Bombay HC Quashes Tax Recovery Action Against Company That Ceased to Exist 8 Years Before the Demand Notice

Bombay High Court held that notices and proceedings initiated against an entity that has ceased to exist are void and without jurisdiction, setting aside the assessment, show cause, and attachment notices issued to the amalgamating company, while allowing fresh proceedings against the surviving entity in accordance with law.

Tax proceedings against non-existent amalgamated company

Bombay High Court: While considering a challenge to assessment orders, recovery proceedings and attachment notices issued under the Maharashtra Value Added Tax Act, 2002 (MVAT Act) and the Central Sales Tax Act, 1956 (CST Act), the Division Bench of Suman Shyam and Advait M. Sethna, JJ., held that tax proceedings against non-existent amalgamated company are without jurisdiction and liable to be set aside.

Also Read: SC explains taxability of share substitution in amalgamation

Background

The petitioner company was registered as a dealer under the MVAT Act and the CST Act. The petitioner stated that as per the Court’s order dated 11 May 2012, a transferor company amalgamated with the petitioner. Consequently, the transferor company ceased to exist with effect from 18 May 2012.

The present petition was filed by the petitioner assailing the following:

  1. assessment orders dated 20 March 2020 issued under Section 9(2), CST Act and Section 23, MVAT Act;

  2. show-cause notice dated 26 March 2025 issued by Respondent 4; and

  3. the 2 attachment notices dated 13 March 2025 issued under Section 33(1), MVAT Act.

The respondents stated that the initial demand notices under MVAT Act and CST Act were issued to the transferor company, which had already amalgamated with the petitioner and had ceased to exist. However, it was submitted that the respondents must be left at liberty to pursue action in accordance with law for recovery of any unpaid tax dues along with the interest and penalty from the petitioner, if the same is otherwise legally permissible.
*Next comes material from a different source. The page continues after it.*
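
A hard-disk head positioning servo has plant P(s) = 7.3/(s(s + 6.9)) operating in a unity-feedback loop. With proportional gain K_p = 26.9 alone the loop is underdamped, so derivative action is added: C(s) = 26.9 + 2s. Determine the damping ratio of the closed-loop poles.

ζ = 0.767

Forward path: (26.9 + 2s)·7.3/(s(s+6.9)). The closed-loop characteristic equation is s² + (6.9 + 7.3·2)s + 7.3·26.9 = 0.
That is s² + 21.5s + 196.4 = 0, so ω_n = 14.01 rad/s and ζ = 21.5/(2·14.01) = 0.7671.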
Also Read: Patna HC imposes cost of Rs 5000 on GST Assessing Officer for imposing tax ‘coercively’ in absence of Appellate Tribunal

Issue

Whether any proceeding for recovery of outstanding tax dues, including issuance of the demand notices under MVAT and CST Act to a non-existent entity, i.e. the transferor company, pursuant to its amalgamation, would be sustainable in law.

Analysis and Decision

The Court recorded that both parties were ad idem that the issue stood covered by Kanakia Spaces Realty (P) Ltd. v. Union of India1. The Court noted that the initial demand notices dated 20 March 2020 formed the basis on which the respondents initiated further proceedings for the recovery of outstanding tax dues of a non-existent entity culminating in the issuance of the impugned show-cause notice or the attachment notices, which were assailed in the petition.

The Court relied on Kanakia Spaces Realty (P) Ltd. and held that any notice demanding outstanding tax amount from a non-existent entity would be wholly without jurisdiction.

Accordingly, the Court set aside the impugned show-cause notice, the assessment orders and the attachment notices, to the extent of recovery proceedings against the non-existent transferor company of its outstanding tax dues. The Court clarified that the petitioner was granted the relief because the demand notices issued to a non-existent company are non est in the eye of the law. The Court highlighted that it was not expressing any opinion on the merits of the parties’ respective claims and counterclaims, and that this order would not prevent the respondents from initiating any proceeding for recovery of any unpaid tax dues, along with interest and penalty.

[Akzo Nobel India Ltd. v. State of Maharashtra, Writ Petition No. 4885 of 2025, decided on 6-7-2026]


Advocates who appeared in this case:

For the Petitioner: Kartik Vig, Advocate.

For the Respondents: Shruti D. Vyas, Addl. GP a/w A.R. Deolekar, AGP.


1. Writ Petition No. 2586 of 2026, decided on 24-6-2026.